Гангрена была следствием синдрома Рейно, когда ткани, не получающие нужного количества кислорода, начинают отмирать. Без соответствующих лекарств и без лечения состояние может стать ужасающим и боль напоминает средневековую пытку. Перед смертью ноги Льва были совершенно черными, словно кто-то подержал их над костром или же долго обжигал паяльной лампой…

— Моя мать и ее подруги подсматривали за ним, они видели, как он корчился от боли, кричал, — сказала графиня с несколько виноватым видом, — а потом они еще носились по улице с воплями: «А у Мусульманина что-то отрезали! А у Мусульманина что-то отрезали!»

— Он выл, как животное, когда появлялась эта боль, а когда она отпускала, стихал и все думал о чем-то. Забыть его взгляд невозможно: у него были огромные черные глаза, восточные, понимаете ли, и огонь в них был тем ярче, чем больше разрушалось его тело.

Бодрый на вид, худощавый мужчина восьмидесятишести лет поправил свою надетую задом наперед кепку с эмблемой нью-йоркской команды «Янки», пососал кока-колы через соломинку и картинно откинулся на спинку своего стула.
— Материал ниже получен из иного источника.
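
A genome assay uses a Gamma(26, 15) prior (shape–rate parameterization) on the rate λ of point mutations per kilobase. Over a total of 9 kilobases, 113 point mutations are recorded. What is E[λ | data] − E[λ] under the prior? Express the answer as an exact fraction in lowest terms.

Total count 113 over total exposure 9 kilobases.
Posterior: α' = 26 + 113 = 139, β' = 15 + 9 = 24.
Posterior mean = 139/24 = 139/24; prior mean = 26/15 = 26/15. Difference = 139/24 − 26/15 = 487/120.

487/120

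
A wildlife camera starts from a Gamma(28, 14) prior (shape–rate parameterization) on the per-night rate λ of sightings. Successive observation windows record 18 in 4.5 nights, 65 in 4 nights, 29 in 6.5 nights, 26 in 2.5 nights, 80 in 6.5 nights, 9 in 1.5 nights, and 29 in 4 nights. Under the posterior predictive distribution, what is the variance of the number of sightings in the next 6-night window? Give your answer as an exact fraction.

37488/841

Total count: 18 + 65 + 29 + 26 + 80 + 9 + 29 = 256.
Total exposure: 4.5 + 4 + 6.5 + 2.5 + 6.5 + 1.5 + 4 = 29.5 nights.
By Gamma–Poisson conjugacy, the posterior is Gamma(α + Σx, β + Σt) = Gamma(28 + 256, 14 + 29.5) = Gamma(284, 87/2).
The posterior predictive for a window of length T is Negative Binomial with variance T·α'·(β'+T)/β'² = 6·284·(99/2)/(7569/4) = 37488/841.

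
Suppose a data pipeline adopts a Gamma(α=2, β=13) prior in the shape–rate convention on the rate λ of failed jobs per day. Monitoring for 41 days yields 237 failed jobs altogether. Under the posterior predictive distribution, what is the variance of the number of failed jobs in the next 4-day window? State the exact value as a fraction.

13862/729

Total count 237 over total exposure 41 days.
The Gamma prior is conjugate for the Poisson rate, so λ | data ~ Gamma(2+237, 13+41) = Gamma(239, 54).
The posterior predictive for a window of length T is Negative Binomial with variance T·α'·(β'+T)/β'² = 4·239·58/2916 = 13862/729.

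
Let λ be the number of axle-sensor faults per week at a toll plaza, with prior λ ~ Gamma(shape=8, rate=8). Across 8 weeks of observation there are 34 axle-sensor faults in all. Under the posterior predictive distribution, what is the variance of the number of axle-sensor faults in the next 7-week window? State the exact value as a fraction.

3381/128

Total count 34 over total exposure 8 weeks.
Gamma(α, β) with Poisson data over total exposure Σt gives posterior Gamma(α+Σx, β+Σt) = Gamma(42, 16).
The posterior predictive for a window of length T is Negative Binomial with variance T·α'·(β'+T)/β'² = 7·42·23/256 = 3381/128.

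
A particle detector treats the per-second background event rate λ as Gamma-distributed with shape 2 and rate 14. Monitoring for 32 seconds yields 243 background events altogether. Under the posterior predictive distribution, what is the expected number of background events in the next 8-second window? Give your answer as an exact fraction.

980/23

Total count 243 over total exposure 32 seconds.
Conjugate update: add total count to the shape and total exposure to the rate, giving Gamma(245, 46).
Predictive mean over an 8-second window = T·E[λ|data] = 8·245/46 = 980/23.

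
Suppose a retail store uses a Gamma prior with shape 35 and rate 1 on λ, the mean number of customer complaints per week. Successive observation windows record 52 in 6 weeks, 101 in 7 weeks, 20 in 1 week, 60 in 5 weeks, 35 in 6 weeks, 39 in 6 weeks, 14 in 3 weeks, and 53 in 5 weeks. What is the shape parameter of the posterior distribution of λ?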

Мы сидели в летнем кафе, столики которого были расставлены между дорогой и шестисотметровой скалой, так что официантам даже приходилось уворачиваться от проезжающих автомобилей. Фиораванте Рисполи по моей просьбе вспоминал, как он некогда работал слугой у Мусульманина. Впрочем, работал он в большом доме, обслуживая дедушку нынешней графини, капитана Паттисона, который вечно требовал, чтобы все делали мгновенно и «Preciso! Preciso!»[160]

В ту же пору Фиораванте было приказано исполнять поручения жильца. Я спросил, накрывал ли он когда-либо ленч для Мусульманина в большом доме, за одним столом с капитаном и его семьей, но синьор Рисполи лишь рассмеялся:

— Он же совсем не их круга был человек! Плюс сомнительное прошлое. Да еще он был беден! Он не мог мне ничего платить, но всегда относился ко мне очень вежливо, говорил: «Джованни, ты не сбегаешь к фармацевту? Попробуй, вдруг он даст немного морфия». И хотя было понятно, что он испытывал чудовищную боль, он находил в себе силы спросить: «Ты не возражаешь?» А вы знаете, что мне сказал фармацевт? Я до сих пор помню, хотя уже шестьдесят лет прошло, потому что это было так жестоко, он был холоден, как лед: «А не лучше ли этому парню просто сдохнуть? Мне надоело давать ему лекарства, которые ему не по карману!»

Приехав в Позитано тридцати с небольшим лет, Лев был красивым молодым человеком. Но уже через четыре года он стал похож на семидесятилетнего старика, поскольку пристрастился к наркотикам опиумного ряда.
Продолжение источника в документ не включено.